A look at the original Ian Fleming short story makes much more sense of the odd title phrase. It also sent me on a weeks-long odyssey through the literary world of the original international man of mystery.

Fleming’s James Bond novels haven’t aged particularly well in many cases, as they reveal the casual racism and misogyny rooted in his early 20th century, upper-class British background. This year’s centenary of the author’s birth, however, has been celebrated with new editions of the 14 Bond books, complete with awesomely retro covers that at least still revel in unapologetic sexism.
“Quantum of Solace” is a real oddity among Fleming’s works. The short story was first published in Modern Woman magazine, of all places, in 1959, and it finds James Bond sitting quietly in a Caribbean mansion listening to an elderly diplomat’s odd tale of a broken marriage.
The Bond novels and short stories described a much colder, crueller Bond than has been portrayed on screen, but in “Quantum of Solace” the jaded spy is surprisingly confronted with the difficult realities of actual human relationships. The mathematical formula that inspires the title may have reflected its author’s own well-publicized marital problems. In the story’s calculation, when the quantum of solace is reduced to zero, love is dead.
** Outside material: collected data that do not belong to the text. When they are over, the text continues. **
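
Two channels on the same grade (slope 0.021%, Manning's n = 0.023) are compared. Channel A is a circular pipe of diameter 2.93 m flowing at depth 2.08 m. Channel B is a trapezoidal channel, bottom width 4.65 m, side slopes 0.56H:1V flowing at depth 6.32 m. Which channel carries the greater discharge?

Channel A: For a circular section of diameter D = 2.93 m at depth y = 2.08 m, the central angle is θ = 2 arccos(1 − 2y/D) = 4.008 rad. Then A = (D²/8)(θ − sin θ) = 5.119 m² and P = Dθ/2 = 5.872 m. Hydraulic radius R = A/P = 5.119/5.872 = 0.8718 m. Q_A = (1/0.023)·5.119·0.8718^(2/3)·√0.00021 = 2.943 m³/s.
Channel B: With bottom width b = 4.65 m and side slope z = 0.56: A = (b + zy)y = (4.65 + 0.56×6.32)×6.32 = 51.76 m²; P = b + 2y√(1+z²) = 4.65 + 2×6.32×1.146 = 19.14 m. Hydraulic radius R = A/P = 51.76/19.14 = 2.704 m. Q_B = (1/0.023)·51.76·2.704^(2/3)·√0.00021 = 63.3 m³/s.
Q_A = 2.943 m³/s vs Q_B = 63.3 m³/s, so channel B carries more.

channel B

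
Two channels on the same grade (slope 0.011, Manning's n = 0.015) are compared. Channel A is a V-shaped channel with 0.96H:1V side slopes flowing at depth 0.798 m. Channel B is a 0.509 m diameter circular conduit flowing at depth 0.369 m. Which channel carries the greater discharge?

Channel A: For a triangular section with side slope z = 0.96: A = zy² = 0.96×0.798² = 0.6113 m²; P = 2y√(1+z²) = 2×0.798×1.386 = 2.212 m. Hydraulic radius R = A/P = 0.6113/2.212 = 0.2763 m. Q_A = (1/0.015)·0.6113·0.2763^(2/3)·√0.011 = 1.813 m³/s.
Channel B: For a circular section of diameter D = 0.509 m at depth y = 0.369 m, the central angle is θ = 2 arccos(1 − 2y/D) = 4.075 rad. Then A = (D²/8)(θ − sin θ) = 0.158 m² and P = Dθ/2 = 1.037 m. Hydraulic radius R = A/P = 0.158/1.037 = 0.1523 m. Q_B = (1/0.015)·0.158·0.1523^(2/3)·√0.011 = 0.3151 m³/s.
Q_A = 1.813 m³/s vs Q_B = 0.3151 m³/s, so channel A carries more.

channel A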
This story can be found with four others in the short story collection For Your Eyes Only, which features the reliably exotic settings and stylized violence that made Bond a cultural icon. I can’t imagine the film, opening Nov. 14, will bear much resemblance to the rather haunting original story, but for its rare attempt at fleshing out the humanity of the usually one-dimensional James Bond it is well worth a quick read.